Supt. Randy Weseman and the school board decided Monday to hire Educational Management Solutions of Murphys, Calif., to sort it all out.

The company is expected to complete the $40,000 study in December.

“We’ve been talking about this for 25 years,” Weseman said. “I was hoping in my lifetime to get this studied, to get this fixed.”

The district has nearly 800 classified hourly employees divided among 120 separate job descriptions for custodial, maintenance, secretarial, bookkeeping and food-service work. Classified employees also provide administrative support, or work as paraeducators or technicians.

The current classification system is a burden to administer, officials said. Questions of fairness in the setting of employee salaries have become an issue. In some cases, job descriptions don’t adequately reflect actual duties.

“I’m really, really excited about this,” said Mary Rodriguez, the district’s director of human resources. “To me, this shows the board’s commitment to review this and that they do value classified staff.”

She said Educational Management Solutions would update job descriptions, analyze the equity of the district’s salary schedule and conduct a market survey of similar salaries and benefits. Company representatives will meet with all employees before developing strategies for reforming the system and design an appeal process if employees don’t agree with conclusions about their job.

In addition, EMS is obligated to provide the district with software capable of tracking classified employee compensation.

Sue Morgan, school board president, said the study would be a road map for improving the compensation.

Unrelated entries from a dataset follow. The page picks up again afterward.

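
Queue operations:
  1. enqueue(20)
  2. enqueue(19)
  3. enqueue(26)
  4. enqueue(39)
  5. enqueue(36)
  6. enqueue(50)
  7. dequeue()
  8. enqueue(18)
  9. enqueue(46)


enqueue(20) -> [20]
enqueue(19) -> [20, 19]
enqueue(26) -> [20, 19, 26]
enqueue(39) -> [20, 19, 26, 39]
enqueue(36) -> [20, 19, 26, 39, 36]
enqueue(50) -> [20, 19, 26, 39, 36, 50]
dequeue()->20, [19, 26, 39, 36, 50]
enqueue(18) -> [19, 26, 39, 36, 50, 18]
enqueue(46) -> [19, 26, 39, 36, 50, 18, 46]

Final queue: [19, 26, 39, 36, 50, 18, 46]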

But coming up with money to finance the consultant’s recommendations will be the biggest challenge, she said.

“This has been a very long time in coming,” she said. “This is the first big step.”

Bryan Hunter, the district’s supervisor of maintenance, represented classified employees on a trip district staff took to Salina to examine results of that school district’s classified salary study.

Hunter, who has worked in the Lawrence district 26 years, said salary studies typically show that workers in the trades, including plumbing, electrical and heating, ventilation and air conditioning, were underpaid.

“Trades people in town with job skills would generally make more than what they pay in the district,” he aid.

He also said other school districts were able to pay higher salaries for custodial staff, which has been one of the Lawrence district’s highest areas of turnover.